Repair does not always restore the previous relationship. It may still restore truth and proper responsibility.
Private tools do not remove public responsibilities.
Private contact should be relevant, welcome and respectful of time and boundaries.
Do not record, screenshot or reproduce private conversations without clear permission.
Do not upload confidential member content into external AI systems, transcription tools or third-party services without permission.
Do not create unnecessary pressure for immediate response or constant availability.
Greater continuity requires greater care.
Members who enter smaller circles take on additional responsibilities.
Facilitators serve the process. They are not therapists, directors or authorities over members’ lives by virtue of the role.
Moderation exists to preserve the conditions in which trust remains possible.
Depending upon seriousness, context and impact, Jonah’s Club may:
Serious breaches may require immediate action.
Good-faith reporting must be possible without retaliation.
Use the reporting process for serious or repeated concerns.
This includes harassment, threats, exploitation, repeated unwanted contact, confidentiality breaches, fraud, discriminatory abuse and safety concerns.
Provide relevant facts rather than public accusation.
Reports should be honest, specific and made through the designated process.

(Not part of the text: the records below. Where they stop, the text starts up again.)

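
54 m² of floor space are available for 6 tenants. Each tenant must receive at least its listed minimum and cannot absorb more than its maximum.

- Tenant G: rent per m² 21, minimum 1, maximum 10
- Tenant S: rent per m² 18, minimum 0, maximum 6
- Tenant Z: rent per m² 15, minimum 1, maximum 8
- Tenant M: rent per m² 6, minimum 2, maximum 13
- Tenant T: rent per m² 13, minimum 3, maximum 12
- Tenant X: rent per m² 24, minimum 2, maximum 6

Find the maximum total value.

810

Meeting every minimum uses 1+0+1+2+3+2 = 9 m², leaving 45.
Rank by rent per m²: Tenant X 24 > Tenant G 21 > Tenant S 18 > Tenant Z 15 > Tenant T 13 > Tenant M 6.
Tenant X: +4 to 6 (cap) → 41 left.
Tenant G takes 9 more to reach its cap of 10 → 32 left.
Tenant S takes 6 more to reach its cap of 6 → 26 left.
Tenant Z takes 7 more to reach its cap of 8 → 19 left.
Tenant T: +9 to 12 (cap) → 10 left.
Tenant M has room for 11 more but only 10 remain, so it gets 12.
Total = 21×10 + 18×6 + 15×8 + 6×12 + 13×12 + 24×6 = 810.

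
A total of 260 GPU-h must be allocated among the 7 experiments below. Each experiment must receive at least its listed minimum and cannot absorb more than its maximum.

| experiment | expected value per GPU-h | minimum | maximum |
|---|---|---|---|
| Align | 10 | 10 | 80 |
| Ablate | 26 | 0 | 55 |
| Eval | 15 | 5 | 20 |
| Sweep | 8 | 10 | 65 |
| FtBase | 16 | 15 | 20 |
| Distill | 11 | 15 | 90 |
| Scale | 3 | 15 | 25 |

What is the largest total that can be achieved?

3665

Meeting every minimum uses 10+0+5+10+15+15+15 = 70 GPU-h, leaving 190.
Order the experiments by expected value per GPU-h: Ablate 26 > FtBase 16 > Eval 15 > Distill 11 > Align 10 > Sweep 8 > Scale 3.
Give Ablate 55 more to hit its cap of 55 — 135 left.
FtBase takes 5 more to reach its cap of 20 — 130 left.
Give Eval 15 more to hit its cap of 20 — 115 left.
Give Distill 75 more to hit its cap of 90 — 40 left.
Align: +40 (room for 70) → 50. Pool exhausted.
Total = 10×50 + 26×55 + 15×20 + 8×10 + 16×20 + 11×90 + 3×15 = 3665.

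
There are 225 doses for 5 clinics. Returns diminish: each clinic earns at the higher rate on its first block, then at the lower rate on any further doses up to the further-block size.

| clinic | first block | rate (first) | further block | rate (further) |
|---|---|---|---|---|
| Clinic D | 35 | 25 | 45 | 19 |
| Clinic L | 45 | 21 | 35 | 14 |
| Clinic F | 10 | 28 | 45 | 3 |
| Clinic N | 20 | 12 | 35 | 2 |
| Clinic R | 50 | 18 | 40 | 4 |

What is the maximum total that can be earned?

Treat each block as its own option and order by rate: Clinic F/tier1 28 > Clinic D/tier1 25 > Clinic L/tier1 21 > Clinic D/tier2 19 > Clinic R/tier1 18 > Clinic L/tier2 14 > Clinic N/tier1 12 > Clinic R/tier2 4 > Clinic F/tier2 3 > Clinic N/tier2 2.
Fill Clinic F tier1 block (10 at 28) ; 215 left.
Clinic D tier1 at 25: fill all 35 ; 180 left.
Clinic L tier1 at 21: fill all 45 ; 135 left.
Fill Clinic D tier2 block (45 at 19) ; 90 left.
Fill Clinic R tier1 block (50 at 18) ; 40 left.
Clinic L/tier2 (14): +35 ; 5 left.
5 remain; put them into Clinic N tier1 at 12.
Total = 28×10 + 25×35 + 21×45 + 19×45 + 18×50 + 14×35 + 12×5 = 4405.

4405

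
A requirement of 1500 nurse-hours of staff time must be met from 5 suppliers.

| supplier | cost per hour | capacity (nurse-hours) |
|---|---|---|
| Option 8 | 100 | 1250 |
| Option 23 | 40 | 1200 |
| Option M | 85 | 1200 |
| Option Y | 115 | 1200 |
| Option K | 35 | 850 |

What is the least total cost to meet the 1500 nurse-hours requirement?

Cheapest first:
Option K at 35: take all 850 nurse-hours — 650 still needed.
Option 23 (40): take the remaining 650 — done.
Option M, Option 8, Option Y: unused.
Cost = 850×35 + 650×40 = 55750.

55750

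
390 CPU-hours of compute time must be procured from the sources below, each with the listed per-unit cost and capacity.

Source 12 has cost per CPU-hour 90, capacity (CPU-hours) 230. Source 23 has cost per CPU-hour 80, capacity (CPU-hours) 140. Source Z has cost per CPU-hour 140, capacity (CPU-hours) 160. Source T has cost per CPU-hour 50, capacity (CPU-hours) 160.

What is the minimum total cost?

Cheapest first:
Source T at 50: take all 160 CPU-hours ; 230 still needed.
Source 23 at 80: take all 140 CPU-hours ; 90 still needed.
Source 12 at 90: take 90 of its 230 ; requirement met.
Source Z: unused.
Cost = 160×50 + 140×80 + 90×90 = 27300.

27300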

Retaliation against a person who raises a good-faith concern is itself a serious breach.
Membership does not create immediate entitlement to closeness.
Trust grows through repeated attention, confidentiality, truth, repair and time.
Members may leave Jonah’s Club without giving a public explanation.
Where a person belongs to a recurring circle, respectful notice may help others understand that participation is ending.
Confidentiality continues after membership ends.
This covenant does not replace legal terms, safeguarding duties or professional support.
The Community Covenant expresses the culture and conduct expected within Jonah’s Club.
It sits alongside the Privacy Policy, Terms, applicable laws, safeguarding obligations, emergency services and any formal AQMeets membership agreement.
Where these documents or duties apply, they remain in force.
The covenant becomes meaningful when members actively accept it.
By participating in Jonah’s Club, I affirm that:
I will treat other members with dignity, attention and goodwill.
I will protect confidential information and respect the boundaries of others.
I will offer counsel without attempting to control another person’s life or judgment.
I will not use the community as a captive market, prospecting list or stage for status.
I will remain within the limits of my competence and encourage qualified support where it is required.
I will participate reciprocally, remain open to correction and take responsibility for the impact of my conduct.
I understand that access may be limited or ended where conduct threatens the safety, trust or integrity of the community.
A community where people may become known without being used.
Where counsel is offered without control. Where truth is spoken without humiliation. Where confidence is protected and repair remains possible.
The covenant cannot create this fellowship by itself.
Members create it through the way they listen, speak, remember, disagree, protect and return.